24 de março de 2009

BBB alimenta a fome de mentiras

Nelson Rodrigues dizia que as novelas eram importantes para satisfazer a nossa fome de mentiras. Com a chegada dos reality shows nas televisões de todo o mundo, uma das idéias que mais se tem alardeado é a de que a teledramaturgia entrou em crise diante de um formato narrativo absolutamente novo. No fundo no fundo, o que se discute aí é a perda do poder sedutor de uma narrativa audiovisual baseada na mentira-ficção, dando lugar a uma outra, fincada sob a possibilidade da verdade-documental.

O próprio nome do gênero sugere isso - "show da realidade" - e o fato é que muita gente vem embarcando nessa viagem. Afinal, os altos números de audiência que os BBBs registram mostram isso. Mas eis que na edição deste ano, que é a sexta, esse números que eram crescentes viraram decrescentes. A coisa tá de um jeito tal que a própria Globo já divulgou que ainda produzirá mais duas edições apenas devido a uma questão contratual com a Endemol, empresa que detém a patente da idéia.

Por outro lado, as novelas, antiga paixão nacional, têm registrado altos índices de audiência. E mais: estão no centro da disputa de mercado e monopólio entre a Globo e a Record, com participação minoritária do SBT. Então, parece que a "revolução" trazida pelos reality shows começa a esvaziar-se e muito mais rápido do que se poderia imaginar. Isso deve estar intrigando os diversos (muitos mesmo!) pesquisadores da área da comunicação que hoje se dedicam a estudar o fenômeno BBB e congêneres.

Este não é meu objeto de pesquisa mas tenho a desconfiança de que a subida e a (provável) derrocada do BBB está diretamente ligada a uma falsa relação estabelecida entre verdade e mentira proposta pelo programa e plenamente aceita por nós telespectadores. Apesar de imaginarmos estar consumindo algo de efetivamente novo na TV, assistimos há seis anos a algo que tem uma estrutura narrativa muito semelhante às novelas, apenas com um invólucro diferente.

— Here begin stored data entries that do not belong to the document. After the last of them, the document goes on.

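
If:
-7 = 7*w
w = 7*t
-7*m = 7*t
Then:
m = 1/7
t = -1/7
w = -1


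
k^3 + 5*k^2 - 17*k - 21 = (k - 3)*(k + 1)*(k + 7)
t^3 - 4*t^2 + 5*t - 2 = (t - 2)*(t - 1)^2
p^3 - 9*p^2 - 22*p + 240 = (p - 8)*(p - 6)*(p + 5)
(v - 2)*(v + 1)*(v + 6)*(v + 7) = v^4 + 12*v^3 + 27*v^2 - 68*v - 84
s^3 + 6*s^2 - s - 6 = (s - 1)*(s + 1)*(s + 6)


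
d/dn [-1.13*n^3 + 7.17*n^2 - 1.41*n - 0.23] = -3.39*n^2 + 14.34*n - 1.41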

Afinal, o que é prestarmos atenção à vida das pessoas diariamente, acompanhando cada acontecimento como a um capítulo de folhetim, torcendo para a vitória dos "bons", o fracasso dos "maus", o desenvolvimento de romances e, acima de tudo, pela realização de disputas que se corporificam através de briga, bate-boca, quase violência física (lembram da Tina?) e muita, muita baixaria? O prazer provocado pela surra que a personagem de Malu Mader deu na Laura (Cláudia Abreu) de Celebridade é igualzinho ao que se sente quando dois ou mais participantes de um BBB partem pra baixaria.

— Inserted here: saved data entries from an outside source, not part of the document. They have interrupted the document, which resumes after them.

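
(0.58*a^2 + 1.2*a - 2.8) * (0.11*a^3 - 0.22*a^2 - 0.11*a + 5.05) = 0.0638*a^5 + 0.00440000000000002*a^4 - 0.6358*a^3 + 3.413*a^2 + 6.368*a - 14.14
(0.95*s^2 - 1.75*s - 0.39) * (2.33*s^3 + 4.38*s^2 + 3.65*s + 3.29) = 2.2135*s^5 + 0.083499999999999*s^4 - 5.1062*s^3 - 4.9702*s^2 - 7.181*s - 1.2831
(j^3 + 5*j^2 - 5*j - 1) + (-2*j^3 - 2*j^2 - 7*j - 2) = -j^3 + 3*j^2 - 12*j - 3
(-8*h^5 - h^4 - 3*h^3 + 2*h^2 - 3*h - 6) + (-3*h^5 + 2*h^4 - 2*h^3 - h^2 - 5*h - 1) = -11*h^5 + h^4 - 5*h^3 + h^2 - 8*h - 7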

De realmente novo, os BBBs têm o invólucro: cenário, origem dos atores, detalhes do tipo. Há quem defenda o caráter inovador do programa devido à participação do público na decisão de quem cai. Mas isso é outra ilusão, pois sabemos muito bem que hoje em dia os rumos tomados pelo enredo de uma novela estão diretamente relacionados a pesquisas quanti e principalmente qualitativas feitas o tempo inteiro com o público. Em parte, a gente já decide há tempos. A outra parte fica por conta do condutor do folhetim, o "grande irmão", no caso, representado nos BBBs pelo diretor Boninho e sua equipe, em especial a dos editores.

Ao consumirmos os BBBs, não abrimos mão de nossa "fome de mentiras" detectada por Nelson Rodrigues. Pelo contrário: sofisticamos essa fome, nos fazendo acreditar que o que há ali é realidade. Mas aí vem a sexta edição e agente já não acha essa graça toda. Mas é claro: cientes das punições externas, os participantes estão mais mentirosos e, paradoxalmente, mais verdadeiros. Eles mentem quando constroem em torno deles uma aura de bonzinhos, de resignados e interessados mais nas relações humanas desenvolvidas dentro da casa do que no prêmio de um milhão.

E eles são verdadeiros porque no dia-a-dia fora da telinha televisiva é assim que a maioria tende a agir. Bem comportados, tentando se equilibrar numa corda bamba repleta de exigências comportamentais. Em nosso cotidiano, também temos um "grande irmão" e nisso a metáfora de Orwell é perfeita. Os condicionamentos sociais estão aí e, modo geral, trabalhamos a favor deles, mesmo que inconscientemente. Os participantes do BBB6 têm feito isso com maestria e a gente, tão envolvido com a trama da vida real, mal percebe essa assombrosa semelhança.

Ana Ângela Farias é jornalista, professora e doutoranda em Ciências da Comunicação. Escreve neste espaço quinzenalmente.